Questionné pour savoir si la société avait peut-être eu tort de penser que l'Eglise catholique était davantage touchée, notamment à cause du célibat des prêtres ou encore d'une structure plus centralisée et rigide, Pierre-Philippe Blaser juge qu'on s'est sans doute fourvoyé.

"Les analyses qu'on fait (entre les deux Eglises, ndlr) sont souvent un peu superficielles. Ce qu'on voit surtout dans cette étude, c'est qu'il y a un problème de vigilance et aussi d'uniformité des mesures. C'est donc sans doute là qu'il y a des problèmes. Il y a effectivement des différences entre les structures et il faut les identifier, mais ça n'explique pas tout", estime-t-il.

Une étude prévue en Suisse

En Suisse, ce rapport sur l'Eglise protestante allemande était très attendu car l'Eglise réformée de Suisse compte aussi lancer une recherche. "Nous allons commander une étude précise qui remonte sur les années passées et qui soit fiable, académique et menée par des personnes indépendantes. Elle intégrera également les personnes qui ont été victimes", détaille Pierre-Philippe Blaser.

Et de rappeler que des mesures ont déjà été mises en place depuis cinq ans. "On travaille d'arrache-pied à mettre dans les églises réformées de Suisse des plans de protection et de signalement.

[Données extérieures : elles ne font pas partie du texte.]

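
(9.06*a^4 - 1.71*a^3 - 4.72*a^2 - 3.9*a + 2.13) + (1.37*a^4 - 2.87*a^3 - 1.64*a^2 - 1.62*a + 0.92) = 10.43*a^4 - 4.58*a^3 - 6.36*a^2 - 5.52*a + 3.05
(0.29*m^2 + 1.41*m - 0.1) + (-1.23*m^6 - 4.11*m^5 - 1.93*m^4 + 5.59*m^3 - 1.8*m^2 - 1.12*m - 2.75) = -1.23*m^6 - 4.11*m^5 - 1.93*m^4 + 5.59*m^3 - 1.51*m^2 + 0.29*m - 2.85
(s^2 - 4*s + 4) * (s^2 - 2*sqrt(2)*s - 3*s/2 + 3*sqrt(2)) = s^4 - 11*s^3/2 - 2*sqrt(2)*s^3 + 10*s^2 + 11*sqrt(2)*s^2 - 20*sqrt(2)*s - 6*s + 12*sqrt(2)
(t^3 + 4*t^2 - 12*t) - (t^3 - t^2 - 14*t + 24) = 5*t^2 + 2*t - 24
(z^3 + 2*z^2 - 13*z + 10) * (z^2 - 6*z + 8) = z^5 - 4*z^4 - 17*z^3 + 104*z^2 - 164*z + 80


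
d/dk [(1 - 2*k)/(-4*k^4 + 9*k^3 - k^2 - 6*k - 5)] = (8*k^4 - 18*k^3 + 2*k^2 + 12*k - (2*k - 1)*(16*k^3 - 27*k^2 + 2*k + 6) + 10)/(4*k^4 - 9*k^3 + k^2 + 6*k + 5)^2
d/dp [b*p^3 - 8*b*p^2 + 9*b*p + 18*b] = b*(3*p^2 - 16*p + 9)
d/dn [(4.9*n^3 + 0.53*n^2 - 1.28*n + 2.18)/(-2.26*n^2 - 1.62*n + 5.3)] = (-11.074*n^4 - 15.876*n^3 + 74.1586*n^2 + 15.4716*n - 3.2524)/(5.1076*n^4 + 7.3224*n^3 - 21.3316*n^2 - 17.172*n + 28.09)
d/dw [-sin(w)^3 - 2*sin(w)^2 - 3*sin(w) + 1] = (-4*sin(w) + 3*cos(w)^2 - 6)*cos(w)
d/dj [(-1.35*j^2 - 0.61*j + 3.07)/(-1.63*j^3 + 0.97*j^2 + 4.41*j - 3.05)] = (-2.2005*j^4 - 1.9886*j^3 + 9.6505*j^2 + 2.2792*j - 11.6782)/(2.6569*j^6 - 3.1622*j^5 - 13.4357*j^4 + 18.4984*j^3 + 13.5311*j^2 - 26.901*j + 9.3025)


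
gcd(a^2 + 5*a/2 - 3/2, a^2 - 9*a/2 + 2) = a - 1/2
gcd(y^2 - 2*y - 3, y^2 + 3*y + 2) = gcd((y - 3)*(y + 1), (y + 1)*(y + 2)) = y + 1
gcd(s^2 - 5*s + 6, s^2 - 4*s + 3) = s - 3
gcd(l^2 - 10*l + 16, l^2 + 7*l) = 1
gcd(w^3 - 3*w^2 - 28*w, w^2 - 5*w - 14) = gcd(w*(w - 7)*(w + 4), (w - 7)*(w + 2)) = w - 7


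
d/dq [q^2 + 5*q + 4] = 2*q + 5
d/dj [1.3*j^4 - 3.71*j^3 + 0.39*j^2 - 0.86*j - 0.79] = 5.2*j^3 - 11.13*j^2 + 0.78*j - 0.86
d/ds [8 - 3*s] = -3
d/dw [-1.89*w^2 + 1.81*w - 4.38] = 1.81 - 3.78*w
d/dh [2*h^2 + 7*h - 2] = 4*h + 7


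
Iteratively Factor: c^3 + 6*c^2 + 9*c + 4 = (c + 4)*(c^2 + 2*c + 1) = (c + 1)*(c + 4)*(c + 1)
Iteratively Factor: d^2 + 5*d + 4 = (d + 1)*(d + 4)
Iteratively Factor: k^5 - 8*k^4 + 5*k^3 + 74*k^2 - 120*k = (k + 3)*(k^4 - 11*k^3 + 38*k^2 - 40*k) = (k - 4)*(k + 3)*(k^3 - 7*k^2 + 10*k) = k*(k - 4)*(k + 3)*(k^2 - 7*k + 10) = k*(k - 5)*(k - 4)*(k + 3)*(k - 2)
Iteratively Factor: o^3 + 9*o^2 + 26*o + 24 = (o + 2)*(o^2 + 7*o + 12) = (o + 2)*(o + 4)*(o + 3)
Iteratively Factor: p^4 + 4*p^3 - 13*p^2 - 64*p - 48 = (p + 3)*(p^3 + p^2 - 16*p - 16) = (p + 3)*(p + 4)*(p^2 - 3*p - 4) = (p - 4)*(p + 3)*(p + 4)*(p + 1)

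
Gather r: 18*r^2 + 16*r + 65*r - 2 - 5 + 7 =18*r^2 + 81*r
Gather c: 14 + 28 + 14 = 56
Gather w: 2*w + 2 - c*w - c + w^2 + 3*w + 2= -c + w^2 + w*(5 - c) + 4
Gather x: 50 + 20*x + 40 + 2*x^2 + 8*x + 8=2*x^2 + 28*x + 98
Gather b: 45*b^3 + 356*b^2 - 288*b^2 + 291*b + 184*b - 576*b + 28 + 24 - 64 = 45*b^3 + 68*b^2 - 101*b - 12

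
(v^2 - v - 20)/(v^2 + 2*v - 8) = (v - 5)/(v - 2)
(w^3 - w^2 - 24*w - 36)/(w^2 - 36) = (w^2 + 5*w + 6)/(w + 6)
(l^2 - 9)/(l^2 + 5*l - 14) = (l^2 - 9)/(l^2 + 5*l - 14)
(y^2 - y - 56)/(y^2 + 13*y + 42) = (y - 8)/(y + 6)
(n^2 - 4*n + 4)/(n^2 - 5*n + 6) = (n - 2)/(n - 3)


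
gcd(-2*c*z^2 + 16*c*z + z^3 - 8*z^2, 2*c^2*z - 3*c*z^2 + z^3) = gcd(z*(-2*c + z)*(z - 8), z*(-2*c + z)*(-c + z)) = -2*c*z + z^2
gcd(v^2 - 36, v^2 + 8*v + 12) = v + 6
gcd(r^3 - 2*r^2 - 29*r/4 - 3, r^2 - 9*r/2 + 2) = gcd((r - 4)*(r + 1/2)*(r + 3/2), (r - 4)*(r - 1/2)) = r - 4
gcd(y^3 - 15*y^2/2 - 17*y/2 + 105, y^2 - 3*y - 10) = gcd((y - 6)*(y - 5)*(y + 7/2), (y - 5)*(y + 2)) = y - 5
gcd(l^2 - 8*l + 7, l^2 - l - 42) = l - 7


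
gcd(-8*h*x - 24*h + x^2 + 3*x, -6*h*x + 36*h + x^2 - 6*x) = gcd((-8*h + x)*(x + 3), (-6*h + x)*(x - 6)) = 1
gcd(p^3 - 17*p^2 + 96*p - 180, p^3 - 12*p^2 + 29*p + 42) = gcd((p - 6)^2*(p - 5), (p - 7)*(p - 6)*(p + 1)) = p - 6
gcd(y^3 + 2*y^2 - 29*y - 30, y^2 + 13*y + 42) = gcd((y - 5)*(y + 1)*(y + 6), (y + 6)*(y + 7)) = y + 6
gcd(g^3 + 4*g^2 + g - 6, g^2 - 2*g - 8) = g + 2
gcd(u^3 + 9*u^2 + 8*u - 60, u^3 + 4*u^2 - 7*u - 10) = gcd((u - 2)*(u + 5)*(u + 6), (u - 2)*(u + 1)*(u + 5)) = u^2 + 3*u - 10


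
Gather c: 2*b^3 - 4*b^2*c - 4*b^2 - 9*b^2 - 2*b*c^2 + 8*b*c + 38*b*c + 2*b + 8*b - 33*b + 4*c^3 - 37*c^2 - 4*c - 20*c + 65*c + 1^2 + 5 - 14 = 2*b^3 - 13*b^2 - 23*b + 4*c^3 + c^2*(-2*b - 37) + c*(-4*b^2 + 46*b + 41) - 8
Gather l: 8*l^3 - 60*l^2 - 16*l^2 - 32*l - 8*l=8*l^3 - 76*l^2 - 40*l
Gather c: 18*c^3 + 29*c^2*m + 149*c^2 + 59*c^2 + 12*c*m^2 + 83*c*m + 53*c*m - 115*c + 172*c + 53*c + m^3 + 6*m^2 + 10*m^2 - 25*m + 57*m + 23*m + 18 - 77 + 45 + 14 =18*c^3 + c^2*(29*m + 208) + c*(12*m^2 + 136*m + 110) + m^3 + 16*m^2 + 55*m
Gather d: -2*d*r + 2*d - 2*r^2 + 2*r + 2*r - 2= d*(2 - 2*r) - 2*r^2 + 4*r - 2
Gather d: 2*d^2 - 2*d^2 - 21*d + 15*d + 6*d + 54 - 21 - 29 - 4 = 0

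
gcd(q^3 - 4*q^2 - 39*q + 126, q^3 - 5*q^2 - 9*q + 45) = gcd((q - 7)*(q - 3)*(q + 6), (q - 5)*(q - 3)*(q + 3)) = q - 3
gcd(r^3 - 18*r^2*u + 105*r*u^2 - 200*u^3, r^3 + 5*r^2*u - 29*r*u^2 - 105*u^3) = r - 5*u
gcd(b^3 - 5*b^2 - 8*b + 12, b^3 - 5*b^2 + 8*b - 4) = b - 1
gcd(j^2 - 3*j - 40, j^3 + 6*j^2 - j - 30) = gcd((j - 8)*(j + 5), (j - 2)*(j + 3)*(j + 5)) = j + 5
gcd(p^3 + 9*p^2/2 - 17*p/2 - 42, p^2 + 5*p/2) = 1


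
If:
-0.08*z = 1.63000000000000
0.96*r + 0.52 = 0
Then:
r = -0.54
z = -20.38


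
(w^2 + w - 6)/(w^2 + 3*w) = (w - 2)/w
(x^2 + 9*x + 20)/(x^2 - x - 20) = (x + 5)/(x - 5)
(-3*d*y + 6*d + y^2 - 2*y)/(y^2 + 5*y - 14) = (-3*d + y)/(y + 7)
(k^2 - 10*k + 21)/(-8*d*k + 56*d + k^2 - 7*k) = (3 - k)/(8*d - k)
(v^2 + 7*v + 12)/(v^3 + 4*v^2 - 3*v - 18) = (v + 4)/(v^2 + v - 6)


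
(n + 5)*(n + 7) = n^2 + 12*n + 35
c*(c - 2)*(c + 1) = c^3 - c^2 - 2*c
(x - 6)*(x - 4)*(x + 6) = x^3 - 4*x^2 - 36*x + 144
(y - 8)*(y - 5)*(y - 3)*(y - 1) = y^4 - 17*y^3 + 95*y^2 - 199*y + 120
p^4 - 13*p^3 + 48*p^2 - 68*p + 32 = (p - 8)*(p - 2)^2*(p - 1)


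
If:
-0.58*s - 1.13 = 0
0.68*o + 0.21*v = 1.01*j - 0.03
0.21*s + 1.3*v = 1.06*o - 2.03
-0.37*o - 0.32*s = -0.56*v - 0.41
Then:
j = -3.49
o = -3.87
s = -1.95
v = -4.40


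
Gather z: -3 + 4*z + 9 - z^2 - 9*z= -z^2 - 5*z + 6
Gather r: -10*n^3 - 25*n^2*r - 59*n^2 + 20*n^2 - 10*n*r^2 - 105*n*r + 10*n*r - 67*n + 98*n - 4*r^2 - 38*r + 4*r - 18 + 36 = -10*n^3 - 39*n^2 + 31*n + r^2*(-10*n - 4) + r*(-25*n^2 - 95*n - 34) + 18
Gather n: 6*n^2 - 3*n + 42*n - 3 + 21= 6*n^2 + 39*n + 18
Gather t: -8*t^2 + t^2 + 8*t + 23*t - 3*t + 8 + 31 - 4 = -7*t^2 + 28*t + 35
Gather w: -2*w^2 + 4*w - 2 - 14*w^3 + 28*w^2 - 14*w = -14*w^3 + 26*w^2 - 10*w - 2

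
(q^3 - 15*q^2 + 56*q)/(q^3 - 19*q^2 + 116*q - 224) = q/(q - 4)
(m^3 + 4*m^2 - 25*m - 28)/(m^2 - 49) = (m^2 - 3*m - 4)/(m - 7)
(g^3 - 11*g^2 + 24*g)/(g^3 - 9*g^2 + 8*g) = (g - 3)/(g - 1)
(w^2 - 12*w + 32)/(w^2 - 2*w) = (w^2 - 12*w + 32)/(w*(w - 2))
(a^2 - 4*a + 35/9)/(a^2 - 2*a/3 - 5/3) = (a - 7/3)/(a + 1)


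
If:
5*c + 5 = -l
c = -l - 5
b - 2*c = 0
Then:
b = 0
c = 0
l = -5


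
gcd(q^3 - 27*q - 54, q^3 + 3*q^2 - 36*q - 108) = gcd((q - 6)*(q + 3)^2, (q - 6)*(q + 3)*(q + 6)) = q^2 - 3*q - 18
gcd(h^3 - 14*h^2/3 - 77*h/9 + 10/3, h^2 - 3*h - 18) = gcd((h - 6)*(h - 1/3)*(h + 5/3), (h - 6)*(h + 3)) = h - 6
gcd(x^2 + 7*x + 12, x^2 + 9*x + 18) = x + 3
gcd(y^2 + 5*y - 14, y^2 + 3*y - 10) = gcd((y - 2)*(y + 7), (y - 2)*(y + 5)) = y - 2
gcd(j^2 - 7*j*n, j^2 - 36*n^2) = 1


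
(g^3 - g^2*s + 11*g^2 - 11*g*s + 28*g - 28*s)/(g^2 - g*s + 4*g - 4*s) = g + 7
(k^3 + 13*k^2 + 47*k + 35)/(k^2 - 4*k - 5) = (k^2 + 12*k + 35)/(k - 5)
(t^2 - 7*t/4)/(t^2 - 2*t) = (t - 7/4)/(t - 2)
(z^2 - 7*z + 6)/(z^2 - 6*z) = (z - 1)/z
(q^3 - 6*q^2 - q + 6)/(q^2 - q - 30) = (q^2 - 1)/(q + 5)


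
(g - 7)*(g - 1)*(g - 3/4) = g^3 - 35*g^2/4 + 13*g - 21/4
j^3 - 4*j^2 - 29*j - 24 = (j - 8)*(j + 1)*(j + 3)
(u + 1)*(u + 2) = u^2 + 3*u + 2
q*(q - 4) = q^2 - 4*q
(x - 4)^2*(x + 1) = x^3 - 7*x^2 + 8*x + 16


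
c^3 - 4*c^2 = c^2*(c - 4)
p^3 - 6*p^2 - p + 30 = (p - 5)*(p - 3)*(p + 2)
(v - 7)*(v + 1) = v^2 - 6*v - 7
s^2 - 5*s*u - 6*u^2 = (s - 6*u)*(s + u)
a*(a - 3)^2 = a^3 - 6*a^2 + 9*a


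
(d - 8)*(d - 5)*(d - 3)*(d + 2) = d^4 - 14*d^3 + 47*d^2 + 38*d - 240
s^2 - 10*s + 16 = (s - 8)*(s - 2)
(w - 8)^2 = w^2 - 16*w + 64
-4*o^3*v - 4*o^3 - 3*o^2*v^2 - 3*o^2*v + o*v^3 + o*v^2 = (-4*o + v)*(o + v)*(o*v + o)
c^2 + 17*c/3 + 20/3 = (c + 5/3)*(c + 4)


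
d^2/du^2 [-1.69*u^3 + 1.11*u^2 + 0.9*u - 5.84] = 2.22 - 10.14*u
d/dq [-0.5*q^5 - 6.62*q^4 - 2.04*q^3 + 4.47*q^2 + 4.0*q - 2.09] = -2.5*q^4 - 26.48*q^3 - 6.12*q^2 + 8.94*q + 4.0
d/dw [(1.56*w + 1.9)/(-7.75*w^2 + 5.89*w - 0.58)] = (12.09*w^2 + 29.45*w - 12.0958)/(60.0625*w^4 - 91.295*w^3 + 43.6821*w^2 - 6.8324*w + 0.3364)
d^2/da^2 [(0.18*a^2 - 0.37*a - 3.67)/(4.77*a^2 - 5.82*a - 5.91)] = (-6.843042*a^3 - 470.572902*a^2 + 548.722674*a - 417.51585)/(108.531333*a^6 - 397.265634*a^5 + 81.3051270000001*a^4 + 787.281876*a^3 - 100.736541*a^2 - 609.844626*a - 206.425071)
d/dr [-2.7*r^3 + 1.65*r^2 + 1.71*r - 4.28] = -8.1*r^2 + 3.3*r + 1.71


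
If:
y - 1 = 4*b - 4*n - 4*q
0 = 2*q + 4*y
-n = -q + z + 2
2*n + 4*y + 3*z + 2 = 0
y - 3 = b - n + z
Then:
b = -118/11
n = -82/11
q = -38/11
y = 19/11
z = 2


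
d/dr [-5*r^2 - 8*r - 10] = -10*r - 8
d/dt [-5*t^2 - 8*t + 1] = -10*t - 8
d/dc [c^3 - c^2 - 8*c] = 3*c^2 - 2*c - 8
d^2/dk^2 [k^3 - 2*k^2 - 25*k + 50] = 6*k - 4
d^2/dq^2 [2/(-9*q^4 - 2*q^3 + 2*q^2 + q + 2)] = 4*(2*(27*q^2 + 3*q - 1)*(-9*q^4 - 2*q^3 + 2*q^2 + q + 2) + (36*q^3 + 6*q^2 - 4*q - 1)^2)/(-9*q^4 - 2*q^3 + 2*q^2 + q + 2)^3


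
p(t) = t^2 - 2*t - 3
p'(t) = 2*t - 2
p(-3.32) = 14.66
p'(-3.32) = -8.64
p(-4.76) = 29.18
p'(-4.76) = -11.52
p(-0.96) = -0.16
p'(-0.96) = -3.92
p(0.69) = -3.90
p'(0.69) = -0.62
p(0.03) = -3.06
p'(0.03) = -1.94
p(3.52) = 2.35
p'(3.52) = 5.04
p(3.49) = 2.20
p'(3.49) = 4.98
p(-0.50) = -1.75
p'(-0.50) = -3.00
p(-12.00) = 165.00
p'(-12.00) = -26.00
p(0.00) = -3.00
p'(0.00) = -2.00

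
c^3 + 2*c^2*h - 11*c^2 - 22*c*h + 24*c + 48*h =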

Mais là, nous avons vraiment besoin d'une étude, et c'est aussi pour cela que nous avons regardé avec attention la conférence de presse d'hier sur les résultats de l'étude allemande."

Pierre-Philippe Blaser admet toutefois que l'étude aurait pu être lancée plus tôt mais explique ce retard par la complexité de la structure fédérale. "Les Eglises réformées sont organisées par canton. C'est très décentralisé, pour se mettre d'accord, ça prend du temps. Ajoutons à cela que les archives sont dans les paroisses. Il y a donc environ 8000 paroisses qu'il faudrait analyser", détaille-t-il.

D'après lui, les résultats d'une étude approfondie concernant l'Eglise protestante suisse pourrait être publiés d'ici 2026 ou 2027.